Wednesday, March 3, 2010

It's Complicated. Or is it?

Opened up the big, family-sized can of worms this week asking an open question about the Holocaust and some rumor that Muslims were protesting its inclusion in curricula in Europe. Apparently there have been some pretty well-known Muslim leaders who've proclaimed that it never happened. The Holocaust, that is. Never happened. Right then. Fries with your crazy?

So when I got this note about Muslims being 'offended' by the inclusion of false historical data in classrooms and their attempts to have references to the Holocaust removed from school books, I kind of figured it wasn't true. Even so, I was intrigued. It was the total lack of sense in the message that made me think it might be real. I put a question out to some friends to see what people knew about it. And, boy, did I get answers. I am a Cubs fan and I've been to some of the cross-town games so I know a heated exchange when I'm the instigator... er... when I'm in the middle of one. Now, as in those instances, the particulars of the argument didn't matter as much as the tone, the energy, the conviction, the aerodynamics of a Bud Light... no... wait...

I'll admit I'm not super invested in the Middle East thing. I've read some books, had some pretty interesting conversations, kept abreast of basics - but I'm no expert. The truth is if you asked me to pare it down to its simplest terms (and those of you who know me have already heard this from me), I'd say there was enough crazy to go around. There is no greater good coming from the existing policies, nor has any come from policies prior. Clearly, still, there is no peace.

That said, Muslims are not re-writing history for European schools to eliminate the Holocaust. Also, the Holocaust happened. Those are the simple truths.
The more complicated ones sound a little like this, to me at least: Jews are still in pain over what happened. The entire world betrayed them, whether by act or omission, for a long period, and they are still suffering the effects. They do not trust. With reason, they do not trust.

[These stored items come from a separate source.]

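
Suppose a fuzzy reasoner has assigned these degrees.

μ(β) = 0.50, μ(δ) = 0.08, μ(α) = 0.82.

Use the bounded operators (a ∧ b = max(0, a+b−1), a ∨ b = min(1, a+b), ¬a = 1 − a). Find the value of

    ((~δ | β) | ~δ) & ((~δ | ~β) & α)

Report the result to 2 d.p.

~δ = 1 − 0.08 = 0.92
~δ | β = min(1, a+b) on (0.92, 0.50) = 1.00
~δ = 1 − 0.08 = 0.92
(~δ | β) | ~δ = min(1, a+b) on (1.00, 0.92) = 1.00
~δ = 1 − 0.08 = 0.92
~β = 1 − 0.50 = 0.50
~δ | ~β = min(1, a+b) on (0.92, 0.50) = 1.00
(~δ | ~β) & α = max(0, a+b−1) on (1.00, 0.82) = 0.82
((~δ | β) | ~δ) & ((~δ | ~β) & α) = max(0, a+b−1) on (1.00, 0.82) = 0.82

0.82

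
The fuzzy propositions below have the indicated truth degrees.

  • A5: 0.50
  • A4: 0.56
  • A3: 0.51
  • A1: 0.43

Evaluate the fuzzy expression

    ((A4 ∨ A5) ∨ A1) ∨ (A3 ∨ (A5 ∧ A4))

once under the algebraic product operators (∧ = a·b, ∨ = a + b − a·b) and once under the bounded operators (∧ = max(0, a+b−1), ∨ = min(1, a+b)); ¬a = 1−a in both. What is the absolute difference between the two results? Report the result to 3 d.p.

0.044

Under algebraic product:
  A4 ∨ A5 = a + b − a·b on (0.5600, 0.5000) = 0.7800
  (A4 ∨ A5) ∨ A1 = a + b − a·b on (0.7800, 0.4300) = 0.8746
  A5 ∧ A4 = a·b on (0.5000, 0.5600) = 0.2800
  A3 ∨ (A5 ∧ A4) = a + b − a·b on (0.5100, 0.2800) = 0.6472
  ((A4 ∨ A5) ∨ A1) ∨ (A3 ∨ (A5 ∧ A4)) = a + b − a·b on (0.8746, 0.6472) = 0.9558
  → value = 0.9558
Under bounded:
  A4 ∨ A5 = min(1, a+b) on (0.56, 0.50) = 1.00
  (A4 ∨ A5) ∨ A1 = min(1, a+b) on (1.00, 0.43) = 1.00
  A5 ∧ A4 = max(0, a+b−1) on (0.50, 0.56) = 0.06
  A3 ∨ (A5 ∧ A4) = min(1, a+b) on (0.51, 0.06) = 0.57
  ((A4 ∨ A5) ∨ A1) ∨ (A3 ∨ (A5 ∧ A4)) = min(1, a+b) on (1.00, 0.57) = 1.00
  → value = 1.0000
|0.9558 − 1.0000| = 0.044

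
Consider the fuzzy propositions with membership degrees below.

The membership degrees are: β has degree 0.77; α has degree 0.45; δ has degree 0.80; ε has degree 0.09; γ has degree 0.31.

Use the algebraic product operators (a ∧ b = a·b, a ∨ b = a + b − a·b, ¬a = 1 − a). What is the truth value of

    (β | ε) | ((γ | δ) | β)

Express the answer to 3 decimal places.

0.993

β | ε = a + b − a·b on (0.7700, 0.0900) = 0.7907
γ | δ = a + b − a·b on (0.3100, 0.8000) = 0.8620
(γ | δ) | β = a + b − a·b on (0.8620, 0.7700) = 0.9683
(β | ε) | ((γ | δ) | β) = a + b − a·b on (0.7907, 0.9683) = 0.9934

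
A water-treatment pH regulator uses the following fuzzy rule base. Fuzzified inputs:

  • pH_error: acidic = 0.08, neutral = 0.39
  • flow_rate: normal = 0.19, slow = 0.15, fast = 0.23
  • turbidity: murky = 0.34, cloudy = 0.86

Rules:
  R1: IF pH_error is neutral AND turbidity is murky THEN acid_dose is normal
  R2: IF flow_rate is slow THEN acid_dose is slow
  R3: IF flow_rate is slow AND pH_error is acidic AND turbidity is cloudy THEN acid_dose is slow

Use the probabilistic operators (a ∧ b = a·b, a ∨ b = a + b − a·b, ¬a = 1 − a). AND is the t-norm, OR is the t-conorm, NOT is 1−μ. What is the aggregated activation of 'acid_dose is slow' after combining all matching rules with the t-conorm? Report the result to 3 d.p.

R1: neutral=0.39, murky=0.34; AND[a·b] → w = 0.1326
R2: slow=0.15 → w = 0.1500
R3: slow=0.15, acidic=0.08, cloudy=0.86; AND[a·b] → w = 0.0103
Rules with consequent 'slow': {R2, R3} → strengths 0.1500, 0.0103
Aggregate via t-conorm [a + b − a·b]: 0.1588

0.159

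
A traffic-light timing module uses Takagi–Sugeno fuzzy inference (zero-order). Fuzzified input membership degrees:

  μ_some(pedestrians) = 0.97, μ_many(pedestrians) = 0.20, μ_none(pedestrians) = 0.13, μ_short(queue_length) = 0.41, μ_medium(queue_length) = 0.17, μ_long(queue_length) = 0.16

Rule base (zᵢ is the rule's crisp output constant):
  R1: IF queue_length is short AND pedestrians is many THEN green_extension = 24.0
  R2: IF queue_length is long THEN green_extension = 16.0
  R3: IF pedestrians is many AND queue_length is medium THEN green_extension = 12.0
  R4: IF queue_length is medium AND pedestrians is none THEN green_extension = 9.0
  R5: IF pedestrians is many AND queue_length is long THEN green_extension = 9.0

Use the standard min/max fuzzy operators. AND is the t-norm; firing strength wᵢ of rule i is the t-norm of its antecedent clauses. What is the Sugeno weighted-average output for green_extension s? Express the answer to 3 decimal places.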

Their Muslim brothers have become the 'evil-doers' du jour. The violence of some against others has been broadcast on every channel, in every language, in high definition, for years now. This loud, brazen campaign dressed in the colors of faith, has forced peaceful people to defend their manner of intimacy with God, as if it were perverse rather than pure. The world allows it, in some cases rises and applauds it. One could argue the world is once again betraying a people and creating - nay - soliciting, begging mistrust.

Both sides - and all who defend in their names - seek answers.

Who among them is the evil one? Who is the more holy, the more deserving of God's grace? Neither. They all sin. And they are all blessed. Knowing this could give each the peace they so desperately desire. Instead, they are distracted from truth, driven by their pain instead of healed by their faiths.

As a Christian, I have been taught that the call to respond to sin does not require one to respond in kind. Instead, a call to the devil is an invitation to turn to God and find His strength to carry on His work. I believe this is true for all people, across all faiths. I believe it is not so necessary to force another to submit to my truth as it is to live my own life of faith.

And what of evil? What of my enemy? My enemy is not my brother. Whether his faith is not my own is irrelevant. My enemy is the devil that calls me to hurt my brother in the name of my God. I keep a respectful distance from this devil, knowing he is there, but choosing to allow him his business as I tend to mine. And when I am called to defend my faith, my right to exist in my faith, the history of my people, I do not do so with armaments, but with arms - extended, reaching.

I cannot touch you with my truth if I do not reach out, after all, can I?